レッドアイツー

四方川 かなめ

第1章

第1話 大切な物の為に


「ねぇお兄ちゃん、こんなに買ってお金大丈夫なの?」


 妹の和葉かずはが、大好物のコンビニメロンパンを抱きしめながら言った。


「大丈夫大丈夫。和葉は金の事なんて気にすんな」


 そう言って俺は、和葉の綺麗な髪を撫でる。

 すると和葉は、メロンパンなんかよりも嬉しそうに上目遣いで俺に微笑みかけた。

 …俺の家は、貧乏だ。

 母親は和葉を産んだ後病気で他界し、父親はその反動からか、俺に手紙を書いて自ら命を経った。

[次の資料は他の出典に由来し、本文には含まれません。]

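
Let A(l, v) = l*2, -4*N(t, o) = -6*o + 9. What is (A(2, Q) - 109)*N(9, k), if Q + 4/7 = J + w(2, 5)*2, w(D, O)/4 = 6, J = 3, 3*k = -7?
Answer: 2415/4 ≈ 603.75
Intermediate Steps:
k = -7/3 (k = (⅓)*(-7) = -7/3 ≈ -2.3333)
N(t, o) = -9/4 + 3*o/2 (N(t, o) = -(-6*o + 9)/4 = -(9 - 6*o)/4 = -9/4 + 3*o/2)
w(D, O) = 24 (w(D, O) = 4*6 = 24)
Q = 353/7 (Q = -4/7 + (3 + 24*2) = -4/7 + (3 + 48) = -4/7 + 51 = 353/7 ≈ 50.429)
A(l, v) = 2*l
(A(2, Q) - 109)*N(9, k) = (2*2 - 109)*(-9/4 + (3/2)*(-7/3)) = (4 - 109)*(-9/4 - 7/2) = -105*(-23/4) = 2415/4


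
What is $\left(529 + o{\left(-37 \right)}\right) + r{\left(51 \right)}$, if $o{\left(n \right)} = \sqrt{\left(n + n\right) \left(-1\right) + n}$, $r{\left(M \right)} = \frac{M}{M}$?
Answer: $530 + \sqrt{37} \approx 536.08$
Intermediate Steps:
$r{\left(M \right)} = 1$
$o{\left(n \right)} = \sqrt{- n}$ ($o{\left(n \right)} = \sqrt{2 n \left(-1\right) + n} = \sqrt{- 2 n + n} = \sqrt{- n}$)
$\left(529 + o{\left(-37 \right)}\right) + r{\left(51 \right)} = \left(529 + \sqrt{\left(-1\right) \left(-37\right)}\right) + 1 = \left(529 + \sqrt{37}\right) + 1 = 530 + \sqrt{37}$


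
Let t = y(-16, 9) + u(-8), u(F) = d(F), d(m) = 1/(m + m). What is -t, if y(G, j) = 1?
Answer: -15/16 ≈ -0.93750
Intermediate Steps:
d(m) = 1/(2*m)
u(F) = 1/(2*F)
t = 15/16 (t = 1 + (½)/(-8) = 1 + (½)*(-⅛) = 1 - 1/16 = 15/16 ≈ 0.93750)
-t = -1*15/16 = -15/16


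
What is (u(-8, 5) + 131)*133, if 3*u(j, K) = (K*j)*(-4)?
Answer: 73549/3 ≈ 24516.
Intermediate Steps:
u(j, K) = -4*K*j/3 (u(j, K) = ((K*j)*(-4))/3 = (-4*K*j)/3 = -4*K*j/3)
(u(-8, 5) + 131)*133 = (-4/3*5*(-8) + 131)*133 = (160/3 + 131)*133 = (553/3)*133 = 73549/3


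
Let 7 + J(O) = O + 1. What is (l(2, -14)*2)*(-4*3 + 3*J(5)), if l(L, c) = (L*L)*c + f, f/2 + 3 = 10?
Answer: 1260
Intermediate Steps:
f = 14 (f = -6 + 2*10 = -6 + 20 = 14)
J(O) = -6 + O (J(O) = -7 + (O + 1) = -7 + (1 + O) = -6 + O)
l(L, c) = 14 + c*L² (l(L, c) = (L*L)*c + 14 = L²*c + 14 = c*L² + 14 = 14 + c*L²)
(l(2, -14)*2)*(-4*3 + 3*J(5)) = ((14 - 14*2²)*2)*(-4*3 + 3*(-6 + 5)) = ((14 - 14*4)*2)*(-12 + 3*(-1)) = ((14 - 56)*2)*(-12 - 3) = -42*2*(-15) = -84*(-15) = 1260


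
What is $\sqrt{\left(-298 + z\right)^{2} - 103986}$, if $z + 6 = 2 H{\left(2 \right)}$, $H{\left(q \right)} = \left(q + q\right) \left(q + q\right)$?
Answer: $i \sqrt{30002} \approx 173.21 i$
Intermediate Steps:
$H{\left(q \right)} = 4 q^{2}$ ($H{\left(q \right)} = 2 q 2 q = 4 q^{2}$)
$z = 26$ ($z = -6 + 2 \cdot 4 \cdot 2^{2} = -6 + 2 \cdot 4 \cdot 4 = -6 + 2 \cdot 16 = -6 + 32 = 26$)
$\sqrt{\left(-298 + z\right)^{2} - 103986} = \sqrt{\left(-298 + 26\right)^{2} - 103986} = \sqrt{\left(-272\right)^{2} - 103986} = \sqrt{73984 - 103986} = \sqrt{-30002} = i \sqrt{30002}$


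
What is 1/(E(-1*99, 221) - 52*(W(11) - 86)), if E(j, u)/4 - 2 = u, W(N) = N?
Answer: 1/4792 ≈ 0.00020868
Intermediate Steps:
E(j, u) = 8 + 4*u
1/(E(-1*99, 221) - 52*(W(11) - 86)) = 1/((8 + 4*221) - 52*(11 - 86)) = 1/((8 + 884) - 52*(-75)) = 1/(892 + 3900) = 1/4792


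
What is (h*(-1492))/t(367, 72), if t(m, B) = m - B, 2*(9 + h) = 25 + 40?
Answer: -35062/295 ≈ -118.85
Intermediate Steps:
h = 47/2 (h = -9 + (25 + 40)/2 = -9 + (½)*65 = -9 + 65/2 = 47/2 ≈ 23.500)
(h*(-1492))/t(367, 72) = ((47/2)*(-1492))/(367 - 1*72) = -35062/(367 - 72) = -35062/295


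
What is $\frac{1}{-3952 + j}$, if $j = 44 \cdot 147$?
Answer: $\frac{1}{2516} \approx 0.00039746$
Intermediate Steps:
$j = 6468$
$\frac{1}{-3952 + j} = \frac{1}{-3952 + 6468} = \frac{1}{2516}$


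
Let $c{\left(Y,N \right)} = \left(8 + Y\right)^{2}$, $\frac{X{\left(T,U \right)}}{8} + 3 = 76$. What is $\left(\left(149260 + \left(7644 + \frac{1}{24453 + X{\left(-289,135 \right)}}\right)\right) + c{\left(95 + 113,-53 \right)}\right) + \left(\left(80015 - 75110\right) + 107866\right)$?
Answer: $\frac{7919979248}{25037} \approx 3.1633 \cdot 10^{5}$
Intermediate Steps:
$X{\left(T,U \right)} = 584$ ($X{\left(T,U \right)} = -24 + 8 \cdot 76 = -24 + 608 = 584$)
$\left(\left(149260 + \left(7644 + \frac{1}{24453 + X{\left(-289,135 \right)}}\right)\right) + c{\left(95 + 113,-53 \right)}\right) + \left(\left(80015 - 75110\right) + 107866\right) = \left(\left(149260 + \left(7644 + \frac{1}{24453 + 584}\right)\right) + \left(8 + \left(95 + 113\right)\right)^{2}\right) + \left(\left(80015 - 75110\right) + 107866\right) = \left(\left(149260 + \left(7644 + \frac{1}{25037}\right)\right) + \left(8 + 208\right)^{2}\right) + \left(4905 + 107866\right) = \left(\left(149260 + \left(7644 + \frac{1}{25037}\right)\right) + 216^{2}\right) + 112771 = \left(\left(149260 + \frac{191382829}{25037}\right) + 46656\right) + 112771 = \left(\frac{3928405449}{25037} + 46656\right) + 112771 = \frac{5096531721}{25037} + 112771 = \frac{7919979248}{25037}$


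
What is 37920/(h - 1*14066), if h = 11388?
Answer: -18960/1339 ≈ -14.160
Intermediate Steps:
37920/(h - 1*14066) = 37920/(11388 - 1*14066) = 37920/(11388 - 14066) = 37920/(-2678) = 37920*(-1/2678) = -18960/1339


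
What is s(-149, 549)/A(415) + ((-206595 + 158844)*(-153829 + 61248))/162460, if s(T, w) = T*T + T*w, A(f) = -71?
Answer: 323561924501/11534660 ≈ 28051.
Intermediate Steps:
s(T, w) = T² + T*w
s(-149, 549)/A(415) + ((-206595 + 158844)*(-153829 + 61248))/162460 = -149*(-149 + 549)/(-71) + ((-206595 + 158844)*(-153829 + 61248))/162460 = -149*400*(-1/71) - 47751*(-92581)*(1/162460) = -59600*(-1/71) + 4420835331*(1/162460) = 59600/71 + 4420835331/162460 = 323561924501/11534660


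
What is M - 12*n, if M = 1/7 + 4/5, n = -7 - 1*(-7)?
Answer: 33/35 ≈ 0.94286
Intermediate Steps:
n = 0 (n = -7 + 7 = 0)
M = 33/35 (M = 1*(⅐) + 4*(⅕) = ⅐ + ⅘ = 33/35 ≈ 0.94286)
M - 12*n = 33/35 - 12*0 = 33/35 + 0 = 33/35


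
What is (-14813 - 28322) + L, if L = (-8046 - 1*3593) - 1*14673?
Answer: -69447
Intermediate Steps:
L = -26312 (L = (-8046 - 3593) - 14673 = -11639 - 14673 = -26312)
(-14813 - 28322) + L = (-14813 - 28322) - 26312 = -43135 - 26312 = -69447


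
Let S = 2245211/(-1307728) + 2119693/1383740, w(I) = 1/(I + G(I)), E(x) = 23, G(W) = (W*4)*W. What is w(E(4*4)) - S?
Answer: 179490101465531/967659826469520 ≈ 0.18549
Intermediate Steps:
G(W) = 4*W² (G(W) = (4*W)*W = 4*W²)
w(I) = 1/(I + 4*I²)
S = -83701595409/452388885680 (S = 2245211*(-1/1307728) + 2119693*(1/1383740) = -2245211/1307728 + 2119693/1383740 = -83701595409/452388885680 ≈ -0.18502)
w(E(4*4)) - S = 1/(23*(1 + 4*23)) - 1*(-83701595409/452388885680) = 1/(23*(1 + 92)) + 83701595409/452388885680 = (1/23)/93 + 83701595409/452388885680 = (1/23)*(1/93) + 83701595409/452388885680 = 1/2139 + 83701595409/452388885680 = 179490101465531/967659826469520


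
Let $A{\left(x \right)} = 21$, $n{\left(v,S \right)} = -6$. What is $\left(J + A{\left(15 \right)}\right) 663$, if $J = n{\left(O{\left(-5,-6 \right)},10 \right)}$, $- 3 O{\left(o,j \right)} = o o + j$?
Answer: $9945$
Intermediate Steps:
$O{\left(o,j \right)} = - \frac{j}{3} - \frac{o^{2}}{3}$ ($O{\left(o,j \right)} = - \frac{o o + j}{3} = - \frac{o^{2} + j}{3} = - \frac{j + o^{2}}{3} = - \frac{j}{3} - \frac{o^{2}}{3}$)
$J = -6$
$\left(J + A{\left(15 \right)}\right) 663 = \left(-6 + 21\right) 663 = 15 \cdot 663 = 9945$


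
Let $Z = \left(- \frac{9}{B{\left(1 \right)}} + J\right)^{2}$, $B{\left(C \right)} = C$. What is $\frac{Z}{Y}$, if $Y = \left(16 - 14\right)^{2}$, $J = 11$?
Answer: $1$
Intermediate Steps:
$Y = 4$ ($Y = \left(16 - 14\right)^{2} = 2^{2} = 4$)
$Z = 4$ ($Z = \left(- \frac{9}{1} + 11\right)^{2} = \left(\left(-9\right) 1 + 11\right)^{2} = \left(-9 + 11\right)^{2} = 2^{2} = 4$)
$\frac{Z}{Y} = \frac{4}{4} = 4 \cdot \frac{1}{4} = 1$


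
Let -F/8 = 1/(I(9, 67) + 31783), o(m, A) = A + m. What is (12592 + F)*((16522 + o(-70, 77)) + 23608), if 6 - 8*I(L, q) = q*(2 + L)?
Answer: 42712289887888/84511 ≈ 5.0540e+8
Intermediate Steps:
I(L, q) = ¾ - q*(2 + L)/8
F = -64/253533 (F = -8/((¾ - ¼*67 - ⅛*9*67) + 31783) = -8/((¾ - 67/4 - 603/8) + 31783) = -8/(-731/8 + 31783) = -8/253533/8 = -8*8/253533 = -64/253533 ≈ -0.00025243)
(12592 + F)*((16522 + o(-70, 77)) + 23608) = (12592 - 64/253533)*((16522 + (77 - 70)) + 23608) = 3192487472*((16522 + 7) + 23608)/253533 = 3192487472*(16529 + 23608)/253533 = (3192487472/253533)*40137 = 42712289887888/84511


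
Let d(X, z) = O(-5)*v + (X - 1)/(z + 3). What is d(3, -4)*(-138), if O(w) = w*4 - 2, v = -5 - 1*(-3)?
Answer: -5796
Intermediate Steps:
v = -2 (v = -5 + 3 = -2)
O(w) = -2 + 4*w (O(w) = 4*w - 2 = -2 + 4*w)
d(X, z) = 44 + (-1 + X)/(3 + z) (d(X, z) = (-2 + 4*(-5))*(-2) + (X - 1)/(z + 3) = (-2 - 20)*(-2) + (-1 + X)/(3 + z) = -22*(-2) + (-1 + X)/(3 + z) = 44 + (-1 + X)/(3 + z))
d(3, -4)*(-138) = ((131 + 3 + 44*(-4))/(3 - 4))*(-138) = ((131 + 3 - 176)/(-1))*(-138) = -1*(-42)*(-138) = 42*(-138) = -5796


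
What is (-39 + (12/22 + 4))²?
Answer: 143641/121 ≈ 1187.1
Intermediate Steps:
(-39 + (12/22 + 4))² = (-39 + (12*(1/22) + 4))² = (-39 + (6/11 + 4))² = (-39 + 50/11)² = (-379/11)² = 143641/121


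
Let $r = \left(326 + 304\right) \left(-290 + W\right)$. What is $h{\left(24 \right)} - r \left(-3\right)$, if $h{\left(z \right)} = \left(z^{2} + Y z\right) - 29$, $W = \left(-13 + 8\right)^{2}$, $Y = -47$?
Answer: $-501431$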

 その手紙には、「リク、お前は俺には勿体ないくらいに出来た子だ。だから和葉の事を頼んだぞ」と、涙で滲んだ文字で書いてあった。


 …ふざけるなと思った。


 なんで……なんでそんな事言っておいて、自分から命をたったのかーー幼い和葉を残して。

 本当に、ふざけるなと思った。


 ーー「ねぇお兄ちゃん、今日はとっても贅沢な夕食だね!」


 和葉が天使のような笑みを浮かべ、先程買ったメロンパンを大事そうに抱きしめながら言った。

 メロンパンなんていつぶりだろうか。

 思えば父親が死んでから俺は、1度も食べていなかったと思う。

 まぁ────────


「だな。和葉、それは和葉のものだから、遠慮せずに食べていいからな」


 俺はそれでもーーメロンパンなんかよりも、この天使のような笑みの方が好きなのだが。


「本当に良いの…?」


「もちろん」


 父親を亡くして家が貧乏になってから、和葉は少し贅沢なものを食べようとするといつも、この様に聞いてくる。

 贅沢なんていい。俺は和葉が居ればーー食べ物なんてなんでも良いのだ。


「ありがとう、お兄ちゃん!」


 そう言って和葉は、嬉しそうに鼻を鳴らす。


 ゴゴゴゴゴ


 ふと、地面が揺れた気がした。


「?」


 不思議に思い俺は、隣をてくてくと嬉しそうに歩いている和葉に視線を送るが、和葉はなんとも無いようで。


 そりゃそうか


 こんなコンクリートで覆われた地面が揺れる訳が無い。

 もしそうだとしても、近くに電車でも通っただけであろう。

 そう思うと俺は、そのまま考えるのを止める。

 和葉がこんなに嬉しそうなのに、和葉以外の事を考えるなんて勿体ない。

 こういうのを世間ではシスコンと言うのだろうか。

 俺がそんな事を思い、結局なんか色々と考えていると。


「お兄ちゃん、鍵は?」


 いつの間にか家に着いていた様だ。

 俺は1度和葉の手から自分の手を離し、鍵を取り出すためズボンのポケットにそれを突っ込んだ。

 すると生地の薄い安物ズボンだからか、程よく生ぬるくなった飾りのない鍵が当たる。


「ちゃんと手を洗ってから食えよ、和葉」


「うん!」


 言いながら俺は、鍵穴に刺さっている鍵を回し扉を開けた。


 ドタドタドタ…


 待ってましたと言わんばかりに和葉は、ポイポイと靴を脱ぎ、手早く洗面所に走っていく。